The meta-analysis revealed 29 independent variants, 19 of which were novel, with 0.059–0.113 of the variation in phenotype explained in different cohorts or meta-analyses. Moreover, an analysis of functionality and heritability showed consistent enrichments in areas of the brain and in the evolutionarily conserved regulatory regions of the genome, which provides a significant biological understanding into the etiology of PAU. Variations involving gene expressions in the brain have been characterized as a vital risk for PAU, whereas enrichments in regulatory regions highlight specific brain tissues associated with the causative genes. Using Mendelian randomization (MR), the research team also investigated how a single genetically influenced trait affected another genetically linked trait.
Furthermore, researchers established that PAU had a significant genetic correlation with 138 other traits, of which the most common correlations were with substance use and substance-related disorders, major depressive disorder, schizophrenia and various other neuropsychiatric traits.

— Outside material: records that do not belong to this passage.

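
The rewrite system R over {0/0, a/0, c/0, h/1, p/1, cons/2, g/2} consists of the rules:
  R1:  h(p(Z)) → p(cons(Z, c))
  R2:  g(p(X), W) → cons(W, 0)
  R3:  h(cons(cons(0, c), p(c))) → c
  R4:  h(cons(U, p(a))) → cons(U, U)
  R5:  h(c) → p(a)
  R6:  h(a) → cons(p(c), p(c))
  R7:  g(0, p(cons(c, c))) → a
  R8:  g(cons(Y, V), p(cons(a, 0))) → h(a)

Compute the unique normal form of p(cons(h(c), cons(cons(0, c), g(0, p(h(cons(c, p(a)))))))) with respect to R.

1. p(cons(h(c), cons(cons(0, c), g(0, p(h(cons(c, p(a))))))))  →  p(cons(p(a), cons(cons(0, c), g(0, p(h(cons(c, p(a))))))))   [R5 at 1.1]
2. p(cons(p(a), cons(cons(0, c), g(0, p(h(cons(c, p(a))))))))  →  p(cons(p(a), cons(cons(0, c), g(0, p(cons(c, c))))))   [R4 at 1.2.2.2.1]
3. p(cons(p(a), cons(cons(0, c), g(0, p(cons(c, c))))))  →  p(cons(p(a), cons(cons(0, c), a)))   [R7 at 1.2.2]

p(cons(p(a), cons(cons(0, c), a)))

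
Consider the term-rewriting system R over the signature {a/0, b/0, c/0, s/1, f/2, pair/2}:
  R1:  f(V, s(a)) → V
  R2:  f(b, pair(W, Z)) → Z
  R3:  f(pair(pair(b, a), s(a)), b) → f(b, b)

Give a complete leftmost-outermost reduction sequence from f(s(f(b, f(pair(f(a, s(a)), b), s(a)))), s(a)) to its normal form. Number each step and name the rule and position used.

1. f(s(f(b, f(pair(f(a, s(a)), b), s(a)))), s(a))  →  s(f(b, f(pair(f(a, s(a)), b), s(a))))   [R1 at ε]
2. s(f(b, f(pair(f(a, s(a)), b), s(a))))  →  s(f(b, pair(f(a, s(a)), b)))   [R1 at 1.2]
3. s(f(b, pair(f(a, s(a)), b)))  →  s(b)   [R2 at 1]

s(b)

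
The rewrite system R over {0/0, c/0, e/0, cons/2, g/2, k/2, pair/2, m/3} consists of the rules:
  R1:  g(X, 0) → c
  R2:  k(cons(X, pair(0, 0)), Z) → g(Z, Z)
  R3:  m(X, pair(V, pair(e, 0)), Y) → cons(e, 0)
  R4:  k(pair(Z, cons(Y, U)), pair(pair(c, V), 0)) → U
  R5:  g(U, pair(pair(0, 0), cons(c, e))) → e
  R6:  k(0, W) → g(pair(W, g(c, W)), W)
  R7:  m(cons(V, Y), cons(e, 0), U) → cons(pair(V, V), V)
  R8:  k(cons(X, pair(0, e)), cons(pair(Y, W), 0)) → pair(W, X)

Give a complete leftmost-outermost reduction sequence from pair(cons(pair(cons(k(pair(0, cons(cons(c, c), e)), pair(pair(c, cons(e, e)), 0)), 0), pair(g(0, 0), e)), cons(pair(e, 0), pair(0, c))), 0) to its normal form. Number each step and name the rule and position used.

pair(cons(pair(cons(e, 0), pair(c, e)), cons(pair(e, 0), pair(0, c))), 0)

1. pair(cons(pair(cons(k(pair(0, cons(cons(c, c), e)), pair(pair(c, cons(e, e)), 0)), 0), pair(g(0, 0), e)), cons(pair(e, 0), pair(0, c))), 0)  →  pair(cons(pair(cons(e, 0), pair(g(0, 0), e)), cons(pair(e, 0), pair(0, c))), 0)   [R4 at 1.1.1.1]
2. pair(cons(pair(cons(e, 0), pair(g(0, 0), e)), cons(pair(e, 0), pair(0, c))), 0)  →  pair(cons(pair(cons(e, 0), pair(c, e)), cons(pair(e, 0), pair(0, c))), 0)   [R1 at 1.1.2.1]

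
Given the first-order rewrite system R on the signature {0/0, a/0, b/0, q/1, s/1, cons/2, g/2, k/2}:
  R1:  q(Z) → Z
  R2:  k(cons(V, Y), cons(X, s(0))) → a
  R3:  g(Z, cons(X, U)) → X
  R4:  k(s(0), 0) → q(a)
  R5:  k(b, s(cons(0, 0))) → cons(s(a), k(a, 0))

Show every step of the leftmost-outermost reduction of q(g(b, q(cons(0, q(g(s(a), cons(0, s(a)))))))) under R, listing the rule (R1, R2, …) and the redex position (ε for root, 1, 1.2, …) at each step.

1. q(g(b, q(cons(0, q(g(s(a), cons(0, s(a))))))))  →  g(b, q(cons(0, q(g(s(a), cons(0, s(a)))))))   [R1 at ε]
2. g(b, q(cons(0, q(g(s(a), cons(0, s(a)))))))  →  g(b, cons(0, q(g(s(a), cons(0, s(a))))))   [R1 at 2]
3. g(b, cons(0, q(g(s(a), cons(0, s(a))))))  →  0   [R3 at ε]

0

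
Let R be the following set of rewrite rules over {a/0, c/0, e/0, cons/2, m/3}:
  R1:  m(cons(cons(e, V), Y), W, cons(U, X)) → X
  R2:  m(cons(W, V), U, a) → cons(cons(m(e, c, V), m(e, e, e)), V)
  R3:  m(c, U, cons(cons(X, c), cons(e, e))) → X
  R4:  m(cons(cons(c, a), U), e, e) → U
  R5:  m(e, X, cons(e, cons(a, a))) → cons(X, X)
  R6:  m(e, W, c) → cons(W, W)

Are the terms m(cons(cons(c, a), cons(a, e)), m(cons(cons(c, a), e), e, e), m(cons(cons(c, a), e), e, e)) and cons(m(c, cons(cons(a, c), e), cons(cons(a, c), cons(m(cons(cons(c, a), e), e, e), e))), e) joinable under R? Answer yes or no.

Reduce t₁ = m(cons(cons(c, a), cons(a, e)), m(cons(cons(c, a), e), e, e), m(cons(cons(c, a), e), e, e)):
1. m(cons(cons(c, a), cons(a, e)), m(cons(cons(c, a), e), e, e), m(cons(cons(c, a), e), e, e))  →  m(cons(cons(c, a), cons(a, e)), e, m(cons(cons(c, a), e), e, e))   [R4 at 2]
2. m(cons(cons(c, a), cons(a, e)), e, m(cons(cons(c, a), e), e, e))  →  m(cons(cons(c, a), cons(a, e)), e, e)   [R4 at 3]
3. m(cons(cons(c, a), cons(a, e)), e, e)  →  cons(a, e)   [R4 at ε]

Reduce t₂ = cons(m(c, cons(cons(a, c), e), cons(cons(a, c), cons(m(cons(cons(c, a), e), e, e), e))), e):
1. cons(m(c, cons(cons(a, c), e), cons(cons(a, c), cons(m(cons(cons(c, a), e), e, e), e))), e)  →  cons(m(c, cons(cons(a, c), e), cons(cons(a, c), cons(e, e))), e)   [R4 at 1.3.2.1]
2. cons(m(c, cons(cons(a, c), e), cons(cons(a, c), cons(e, e))), e)  →  cons(a, e)   [R3 at 1]

yes — NF(t₁) = cons(a, e), NF(t₂) = cons(a, e)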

University of Yale’s Hang Zhou, an associate research scientist in psychiatry and lead author commented on the results: “This gives us ways to understand causal relations between problematic alcohol use traits such as psychiatric states, risk-taking behavior, and cognitive performance”.
Results of the study offer considerable information for future studies involving the biological basis of problematic alcohol use and the role of each risk variant. The researchers hope that this new knowledge will help develop ‘personalized treatment/medicine’ for PAU, facilitating the identification of patients that might be most responsive to treatment or to a specific medication regimen. Also, the specific interactions identified between 16 genes and 325 drugs also highlight their importance as potential targets for ‘precision medicine’.
“With these results, we are also in a better position to evaluate individual-level risk for problematic alcohol use,” Professor Gelernter concluded.